In our Permaculture Food Forest project we have set out to establish 10 micro food forest sites that would demonstrate to conventional yet marginal tribal farmers, the benefits of regenerative agriculture, the benefits of working with nature, the benefits of mimicking the forest.


Six months into the project and three workshops later, we have facilitated seven farmers (five women and two men) to set up Food Forests on a small 2000 sq. ft. patch of their land. The farmers and their families were mostly enthusiastic through the setup phase, but as time went by, we noticed that maintaining the Food Forest was not on everyone’s priority list!

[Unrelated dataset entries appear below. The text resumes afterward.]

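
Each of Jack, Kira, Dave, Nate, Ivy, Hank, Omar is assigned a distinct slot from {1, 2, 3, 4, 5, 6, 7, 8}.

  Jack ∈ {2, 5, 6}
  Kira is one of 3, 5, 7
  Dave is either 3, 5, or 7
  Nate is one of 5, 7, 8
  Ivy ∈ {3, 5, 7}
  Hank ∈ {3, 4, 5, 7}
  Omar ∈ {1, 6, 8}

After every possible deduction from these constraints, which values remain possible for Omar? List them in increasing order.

Kira, Dave, Ivy share exactly the 3 values {3, 5, 7}; by pigeonhole those values go to them, so strike 3, 5, 7 from Jack, Nate, Hank.
Nate must be 8 (only option left). Remove 8 from Omar.
Hank has just one choice, so Hank = 4.
No further eliminations apply; Omar can still be any of 1, 6.

1, 6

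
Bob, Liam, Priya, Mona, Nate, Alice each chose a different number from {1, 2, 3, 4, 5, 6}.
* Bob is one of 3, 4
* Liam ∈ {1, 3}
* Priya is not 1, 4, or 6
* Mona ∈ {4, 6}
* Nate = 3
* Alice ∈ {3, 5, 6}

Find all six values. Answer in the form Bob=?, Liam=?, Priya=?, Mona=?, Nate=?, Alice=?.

Nate has just one choice, so Nate = 3. Strike 3 from Bob, Liam, Priya, Alice.
Bob has just one choice, so Bob = 4. Eliminate 4 elsewhere: Mona.
Liam must be 1 (only option left).
Mona has just one choice, so Mona = 6. Remove 6 from Alice.
That leaves Alice = 5. Strike 5 from Priya.
That leaves Priya = 2.

Bob=4, Liam=1, Priya=2, Mona=6, Nate=3, Alice=5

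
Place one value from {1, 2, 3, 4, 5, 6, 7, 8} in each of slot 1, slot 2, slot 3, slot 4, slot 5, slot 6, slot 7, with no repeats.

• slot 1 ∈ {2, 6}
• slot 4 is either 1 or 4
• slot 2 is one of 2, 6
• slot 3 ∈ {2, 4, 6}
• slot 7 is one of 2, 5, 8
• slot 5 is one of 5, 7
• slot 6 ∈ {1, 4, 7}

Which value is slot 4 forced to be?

Among the 7 variables, 8 fits only slot 7 (and all 7 values in {1, 2, 4, 5, 6, 7, 8} must be used), so slot 7 = 8.
Among the 6 still-open variables, 5 fits only slot 5 (and all 6 values in {1, 2, 4, 5, 6, 7} must be used), so slot 5 = 5.
The 5 still-open variables draw from only 5 values {1, 2, 4, 6, 7}, so each is used; only slot 6 can be 7, hence slot 6 = 7.
The 4 still-open variables draw from only 4 values {1, 2, 4, 6}, so each is used; only slot 4 can be 1, hence slot 4 = 1.

1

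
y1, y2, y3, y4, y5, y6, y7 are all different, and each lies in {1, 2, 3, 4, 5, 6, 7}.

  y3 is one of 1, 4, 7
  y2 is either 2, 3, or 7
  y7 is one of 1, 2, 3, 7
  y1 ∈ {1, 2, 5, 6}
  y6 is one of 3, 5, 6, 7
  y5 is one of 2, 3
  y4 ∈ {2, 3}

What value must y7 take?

1

Among the 7 variables, 4 fits only y3 (and all 7 values in {1, 2, 3, 4, 5, 6, 7} must be used), so y3 = 4.
The 2 variables y4 and y5 are confined to {2, 3}, which locks those values in; drop them from y1, y2, y6, y7.
y2 has just one choice, so y2 = 7. Strike 7 from y6, y7.
So y7 = 1.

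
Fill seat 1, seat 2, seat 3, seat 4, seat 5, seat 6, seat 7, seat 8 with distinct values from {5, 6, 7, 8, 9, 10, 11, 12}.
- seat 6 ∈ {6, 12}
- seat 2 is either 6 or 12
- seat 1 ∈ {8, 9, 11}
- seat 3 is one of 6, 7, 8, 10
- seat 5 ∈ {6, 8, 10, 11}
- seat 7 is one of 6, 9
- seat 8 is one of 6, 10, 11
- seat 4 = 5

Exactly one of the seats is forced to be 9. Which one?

seat 7

seat 4 must be 5 (only option left).
The 7 still-open variables together cover exactly {6, 7, 8, 9, 10, 11, 12} — 7 values for 7 variables — and 7 appears only in seat 3's list, so seat 3 = 7.
seat 2 and seat 6 between them cover only {6, 12} — a naked pair. Remove those values from seat 5, seat 7, seat 8.
So 9 goes to seat 7.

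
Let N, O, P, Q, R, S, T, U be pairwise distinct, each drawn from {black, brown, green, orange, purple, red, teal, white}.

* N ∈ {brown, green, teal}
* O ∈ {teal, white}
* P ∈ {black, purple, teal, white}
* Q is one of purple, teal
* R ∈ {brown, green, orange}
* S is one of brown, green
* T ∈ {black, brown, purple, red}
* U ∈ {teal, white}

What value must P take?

The 8 variables together cover exactly {black, brown, green, orange, purple, red, teal, white} — 8 values for 8 variables — and orange appears only in R's list, so R = orange.
Among the 7 still-open variables, red fits only T (and all 7 values in {black, brown, green, purple, red, teal, white} must be used), so T = red.
Among the 6 still-open variables, black fits only P (and all 6 values in {black, brown, green, purple, teal, white} must be used), so P = black.

black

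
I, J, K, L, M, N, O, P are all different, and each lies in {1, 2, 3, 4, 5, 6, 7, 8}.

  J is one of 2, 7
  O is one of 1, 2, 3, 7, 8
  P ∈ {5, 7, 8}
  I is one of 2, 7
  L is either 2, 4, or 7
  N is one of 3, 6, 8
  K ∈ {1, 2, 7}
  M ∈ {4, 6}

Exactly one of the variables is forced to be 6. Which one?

M

The 8 variables together cover exactly {1, 2, 3, 4, 5, 6, 7, 8} — 8 values for 8 variables — and 5 appears only in P's list, so P = 5.
I and J share exactly the 2 values {2, 7}; by pigeonhole those values go to them, so strike 2, 7 from K, L, O.
K must be 1 (only option left). Strike 1 from O.
L's domain is down to {4}, so L = 4. So M can't be 4.
So 6 goes to M.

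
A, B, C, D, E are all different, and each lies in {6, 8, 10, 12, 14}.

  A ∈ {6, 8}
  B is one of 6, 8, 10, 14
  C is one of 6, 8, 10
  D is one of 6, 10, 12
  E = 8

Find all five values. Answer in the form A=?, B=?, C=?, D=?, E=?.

E must be 8 (only option left). Strike 8 from A, B, C.
A's domain is down to {6}, so A = 6. Strike 6 from B, C, D.
That leaves C = 10. Remove 10 from B, D.
D must be 12 (only option left).
B's domain is down to {14}, so B = 14.

A=6, B=14, C=10, D=12, E=8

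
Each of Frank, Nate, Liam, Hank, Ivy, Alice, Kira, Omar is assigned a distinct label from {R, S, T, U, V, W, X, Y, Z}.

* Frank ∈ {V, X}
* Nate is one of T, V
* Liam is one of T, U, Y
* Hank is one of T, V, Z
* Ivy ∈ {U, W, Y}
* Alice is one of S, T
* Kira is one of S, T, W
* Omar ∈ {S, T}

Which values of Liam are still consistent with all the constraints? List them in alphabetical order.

U, Y

Among the 8 variables, X fits only Frank (and all 8 values in {S, T, U, V, W, X, Y, Z} must be used), so Frank = X.
The 7 still-open variables draw from only 7 values {S, T, U, V, W, Y, Z}, so each is used; only Hank can be Z, hence Hank = Z.
Among the 6 still-open variables, V fits only Nate (and all 6 values in {S, T, U, V, W, Y} must be used), so Nate = V.
Alice and Omar between them cover only {S, T} — a naked pair. Remove those values from Liam, Kira.
Kira must be W (only option left). So Ivy can't be W.
No further eliminations apply; Liam can still be any of U, Y.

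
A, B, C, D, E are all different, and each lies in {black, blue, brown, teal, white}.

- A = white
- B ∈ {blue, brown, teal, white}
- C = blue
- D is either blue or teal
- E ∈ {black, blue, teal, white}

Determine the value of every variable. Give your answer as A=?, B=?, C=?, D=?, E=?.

A's domain is down to {white}, so A = white. So B, E can't be white.
That leaves C = blue. Remove blue from B, D, E.
D's domain is down to {teal}, so D = teal. Eliminate teal elsewhere: B, E.
E must be black (only option left).
B has just one choice, so B = brown.

A=white, B=brown, C=blue, D=teal, E=black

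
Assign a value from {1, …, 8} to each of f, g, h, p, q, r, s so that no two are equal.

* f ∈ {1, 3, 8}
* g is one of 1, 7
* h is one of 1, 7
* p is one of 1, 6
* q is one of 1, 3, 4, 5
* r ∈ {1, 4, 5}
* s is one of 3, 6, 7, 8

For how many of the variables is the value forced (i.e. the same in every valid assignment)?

g and h between them cover only {1, 7} — a naked pair. Remove those values from f, p, q, r, s.
p must be 6 (only option left). Strike 6 from s.
f and s between them cover only {3, 8} — a naked pair. Remove those values from q.
Determined: p=6. The other variables each still have more than one consistent value. That makes 1.

1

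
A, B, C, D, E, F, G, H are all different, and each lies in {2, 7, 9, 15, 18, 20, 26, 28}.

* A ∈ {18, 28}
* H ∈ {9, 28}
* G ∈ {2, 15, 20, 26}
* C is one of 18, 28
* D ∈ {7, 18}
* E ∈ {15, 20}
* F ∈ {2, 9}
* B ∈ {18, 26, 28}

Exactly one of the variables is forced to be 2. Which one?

Among the 8 variables, 7 fits only D (and all 8 values in {2, 7, 9, 15, 18, 20, 26, 28} must be used), so D = 7.
The 2 variables A and C are confined to {18, 28}, which locks those values in; drop them from B, H.
B's domain is down to {26}, so B = 26. Strike 26 from G.
That leaves H = 9. So F can't be 9.
So 2 goes to F.

F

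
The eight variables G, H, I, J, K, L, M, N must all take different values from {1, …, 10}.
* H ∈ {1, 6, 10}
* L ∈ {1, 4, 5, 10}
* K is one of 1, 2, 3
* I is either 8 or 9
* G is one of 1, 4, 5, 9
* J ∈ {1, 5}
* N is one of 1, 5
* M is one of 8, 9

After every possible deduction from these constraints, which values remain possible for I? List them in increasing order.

8, 9

The 2 variables I and M are confined to {8, 9}, which locks those values in; drop them from G.
J and N between them cover only {1, 5} — a naked pair. Remove those values from G, H, K, L.
G's domain is down to {4}, so G = 4. Strike 4 from L.
That leaves L = 10. So H can't be 10.
H has just one choice, so H = 6.
No further eliminations apply; I can still be any of 8, 9.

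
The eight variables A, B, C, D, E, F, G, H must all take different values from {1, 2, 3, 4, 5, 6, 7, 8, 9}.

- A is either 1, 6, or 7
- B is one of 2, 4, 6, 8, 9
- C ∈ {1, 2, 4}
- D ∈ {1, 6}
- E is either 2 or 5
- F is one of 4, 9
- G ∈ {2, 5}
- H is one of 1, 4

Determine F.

9

The 8 variables together cover exactly {1, 2, 4, 5, 6, 7, 8, 9} — 8 values for 8 variables — and 7 appears only in A's list, so A = 7.
The 7 still-open variables together cover exactly {1, 2, 4, 5, 6, 8, 9} — 7 values for 7 variables — and 8 appears only in B's list, so B = 8.
The 6 still-open variables draw from only 6 values {1, 2, 4, 5, 6, 9}, so each is used; only D can be 6, hence D = 6.
The 5 still-open variables together cover exactly {1, 2, 4, 5, 9} — 5 values for 5 variables — and 9 appears only in F's list, so F = 9.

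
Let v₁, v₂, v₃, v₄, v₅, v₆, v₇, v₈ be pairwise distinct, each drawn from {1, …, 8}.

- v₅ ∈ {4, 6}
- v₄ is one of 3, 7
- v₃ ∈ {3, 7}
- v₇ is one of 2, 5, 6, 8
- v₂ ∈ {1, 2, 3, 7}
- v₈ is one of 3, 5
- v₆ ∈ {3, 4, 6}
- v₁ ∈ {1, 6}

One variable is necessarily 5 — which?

The 8 variables together cover exactly {1, 2, 3, 4, 5, 6, 7, 8} — 8 values for 8 variables — and 8 appears only in v₇'s list, so v₇ = 8.
The 7 still-open variables draw from only 7 values {1, 2, 3, 4, 5, 6, 7}, so each is used; only v₂ can be 2, hence v₂ = 2.
The 6 still-open variables draw from only 6 values {1, 3, 4, 5, 6, 7}, so each is used; only v₁ can be 1, hence v₁ = 1.
The 5 still-open variables together cover exactly {3, 4, 5, 6, 7} — 5 values for 5 variables — and 5 appears only in v₈'s list, so v₈ = 5.

v₈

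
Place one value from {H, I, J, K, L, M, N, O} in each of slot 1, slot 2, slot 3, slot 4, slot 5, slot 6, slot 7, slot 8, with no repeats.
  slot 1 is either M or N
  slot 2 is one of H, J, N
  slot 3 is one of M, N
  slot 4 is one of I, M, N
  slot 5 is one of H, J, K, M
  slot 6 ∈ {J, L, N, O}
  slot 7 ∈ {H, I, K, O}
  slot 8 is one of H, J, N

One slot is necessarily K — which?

slot 5

The 8 variables together cover exactly {H, I, J, K, L, M, N, O} — 8 values for 8 variables — and L appears only in slot 6's list, so slot 6 = L.
The 7 still-open variables together cover exactly {H, I, J, K, M, N, O} — 7 values for 7 variables — and O appears only in slot 7's list, so slot 7 = O.
The 6 still-open variables together cover exactly {H, I, J, K, M, N} — 6 values for 6 variables — and I appears only in slot 4's list, so slot 4 = I.
The 5 still-open variables draw from only 5 values {H, J, K, M, N}, so each is used; only slot 5 can be K, hence slot 5 = K.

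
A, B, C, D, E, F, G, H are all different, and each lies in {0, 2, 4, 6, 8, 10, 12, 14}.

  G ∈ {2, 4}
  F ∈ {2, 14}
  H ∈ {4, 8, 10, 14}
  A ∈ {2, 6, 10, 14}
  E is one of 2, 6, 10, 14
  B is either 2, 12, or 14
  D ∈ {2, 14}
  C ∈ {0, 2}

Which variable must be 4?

G

The 8 variables draw from only 8 values {0, 2, 4, 6, 8, 10, 12, 14}, so each is used; only C can be 0, hence C = 0.
The 7 still-open variables draw from only 7 values {2, 4, 6, 8, 10, 12, 14}, so each is used; only H can be 8, hence H = 8.
Among the 6 still-open variables, 4 fits only G (and all 6 values in {2, 4, 6, 10, 12, 14} must be used), so G = 4.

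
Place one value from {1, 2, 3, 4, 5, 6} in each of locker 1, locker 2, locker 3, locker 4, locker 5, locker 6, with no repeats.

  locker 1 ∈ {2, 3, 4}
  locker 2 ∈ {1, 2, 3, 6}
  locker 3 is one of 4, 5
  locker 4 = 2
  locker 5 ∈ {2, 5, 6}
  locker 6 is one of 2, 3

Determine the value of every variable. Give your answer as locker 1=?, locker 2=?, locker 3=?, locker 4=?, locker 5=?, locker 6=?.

locker 4 must be 2 (only option left). Remove 2 from locker 1, locker 2, locker 5, locker 6.
That leaves locker 6 = 3. So locker 1, locker 2 can't be 3.
locker 1's domain is down to {4}, so locker 1 = 4. So locker 3 can't be 4.
That leaves locker 3 = 5. Strike 5 from locker 5.
locker 5 has just one choice, so locker 5 = 6. Eliminate 6 elsewhere: locker 2.
That leaves locker 2 = 1.

locker 1=4, locker 2=1, locker 3=5, locker 4=2, locker 5=6, locker 6=3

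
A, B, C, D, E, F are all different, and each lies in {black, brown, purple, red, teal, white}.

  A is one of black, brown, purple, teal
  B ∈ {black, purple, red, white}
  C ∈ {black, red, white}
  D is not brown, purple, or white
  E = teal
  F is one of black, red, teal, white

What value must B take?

purple

E's domain is down to {teal}, so E = teal. Remove teal from A, D, F.
Among the 5 still-open variables, brown fits only A (and all 5 values in {black, brown, purple, red, white} must be used), so A = brown.
Among the 4 still-open variables, purple fits only B (and all 4 values in {black, purple, red, white} must be used), so B = purple.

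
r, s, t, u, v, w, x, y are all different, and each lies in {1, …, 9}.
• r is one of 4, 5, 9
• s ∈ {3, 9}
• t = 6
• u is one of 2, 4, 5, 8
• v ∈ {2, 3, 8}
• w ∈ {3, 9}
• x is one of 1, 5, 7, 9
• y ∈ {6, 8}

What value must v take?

t's domain is down to {6}, so t = 6. Eliminate 6 elsewhere: y.
y's domain is down to {8}, so y = 8. Remove 8 from u, v.
s and w between them cover only {3, 9} — a naked pair. Remove those values from r, v, x.
So v = 2.

2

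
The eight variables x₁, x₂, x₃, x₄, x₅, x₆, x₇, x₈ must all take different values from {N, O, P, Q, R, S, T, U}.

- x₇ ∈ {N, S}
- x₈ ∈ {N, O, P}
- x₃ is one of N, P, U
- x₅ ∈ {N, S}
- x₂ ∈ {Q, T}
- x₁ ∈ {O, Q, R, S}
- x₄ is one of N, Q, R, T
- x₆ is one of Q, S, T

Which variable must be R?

x₄

The 8 variables draw from only 8 values {N, O, P, Q, R, S, T, U}, so each is used; only x₃ can be U, hence x₃ = U.
The 7 still-open variables together cover exactly {N, O, P, Q, R, S, T} — 7 values for 7 variables — and P appears only in x₈'s list, so x₈ = P.
The 6 still-open variables together cover exactly {N, O, Q, R, S, T} — 6 values for 6 variables — and O appears only in x₁'s list, so x₁ = O.
Among the 5 still-open variables, R fits only x₄ (and all 5 values in {N, Q, R, S, T} must be used), so x₄ = R.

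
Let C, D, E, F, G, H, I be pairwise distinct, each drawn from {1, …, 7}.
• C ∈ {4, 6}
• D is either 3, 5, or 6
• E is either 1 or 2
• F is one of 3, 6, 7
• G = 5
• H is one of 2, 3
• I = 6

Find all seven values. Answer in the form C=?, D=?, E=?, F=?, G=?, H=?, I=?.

C=4, D=3, E=1, F=7, G=5, H=2, I=6

G has just one choice, so G = 5. Strike 5 from D.
I has just one choice, so I = 6. Strike 6 from C, D, F.
That leaves C = 4.
D's domain is down to {3}, so D = 3. Eliminate 3 elsewhere: F, H.
F has just one choice, so F = 7.
That leaves H = 2. Remove 2 from E.
E must be 1 (only option left).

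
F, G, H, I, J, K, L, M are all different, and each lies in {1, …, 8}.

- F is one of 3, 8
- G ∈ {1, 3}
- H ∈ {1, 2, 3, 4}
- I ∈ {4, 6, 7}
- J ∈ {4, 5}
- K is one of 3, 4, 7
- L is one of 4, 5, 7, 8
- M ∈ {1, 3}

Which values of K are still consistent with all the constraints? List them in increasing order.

4, 7

The 8 variables together cover exactly {1, 2, 3, 4, 5, 6, 7, 8} — 8 values for 8 variables — and 2 appears only in H's list, so H = 2.
The 7 still-open variables together cover exactly {1, 3, 4, 5, 6, 7, 8} — 7 values for 7 variables — and 6 appears only in I's list, so I = 6.
The 2 variables G and M are confined to {1, 3}, which locks those values in; drop them from F, K.
F has just one choice, so F = 8. So L can't be 8.
No further eliminations apply; K can still be any of 4, 7.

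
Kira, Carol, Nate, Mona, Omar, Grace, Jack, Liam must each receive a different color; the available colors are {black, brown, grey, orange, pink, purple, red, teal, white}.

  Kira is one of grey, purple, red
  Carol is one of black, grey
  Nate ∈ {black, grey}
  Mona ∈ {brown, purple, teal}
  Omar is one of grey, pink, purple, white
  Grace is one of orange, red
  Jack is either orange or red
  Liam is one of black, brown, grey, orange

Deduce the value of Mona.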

Things slowly started slipping for a few of the farmers. Between weddings, house repairs, gathering firewood, pregnancies, health issues, women’s household duties of filling water, cooking food, doing the dishes, washing clothes, their lives seemed “chaotic”. Amidst this, they still made time to prepare for their paddy fields and take on daily wage jobs to support the household. We couldn’t help but wonder why they wouldn’t slip in the simple tasks of shading the young fruit trees, repairing bed borders, sowing seeds at the right time, or in some cases, even harvesting the bounty of produce the food forest had begun to provide them with. Why were some farmers not taking complete ownership of their sites?


At first glance it seemed like they weren’t committed! But when one scratches the surface, a deeper insight emerges.


The ”order” of a regenerative farming system that works with nature by mimicking a biodiverse multilayered forest, is in essence, “chaotic” to most farmers. And instead the “chaos” of the neat and tidy monocultures of the conventional system is considered “order”. This is a deep rooted mindset, reflecting years of their on-ground practices. We realized that this psychological shift in the mindset of order /vs chaos was a really big challenge and one that anyone in the field of facilitating regenerative agricultural systems probably faces.


So, what is “order” and what is “chaos”?

Bill Mollisson, the founder of Permaculture Design defined it in this way:


“Order and harmony produce energy for other uses. Disorder consumes energy to no useful end.”

“Neatness, tidiness, uniformity, and straightness

signify an energy-maintained disorder in natural systems.”


And so an energy producing, natural Food Forest farming system, at its core, is very very very different from what the farmers are used to doing! Let’s break it down.






The seeming "chaos" of the food forest actually follows the “order” of nature, which continuously produces energy in the form of not only yields, but also manures and diverse life forms. Every energy is of regenerative use to the system.


The question now is, how can we shift from this mindset of “chaos” to “order”?


We must aim to strengthen the farmers conviction in this natural interconnected system, and their belief in the potential it holds for them. Some of the ways we can do this are:

  1. Demonstrate: Facilitate exposure visits to well-established (and profitable) regenerative agriculture based farms.

  2. Support: Provide support and share insights across several cycles of the growing seasons along with the farmer.

  3. Quantify: Compile data to quantify the yields and potential for income across the first to fifth year.


Working with farmers is a process that doesn’t just begin and end with a workshop or the provision of free resources. It involves a deep immersion into the mindset of the farmer. As a team that strives to inculcate regenerative farming practices among marginal farmers, the transformation of this mindset is one of our main endeavors.


It’s time to shift from “chaos” to natural “order”.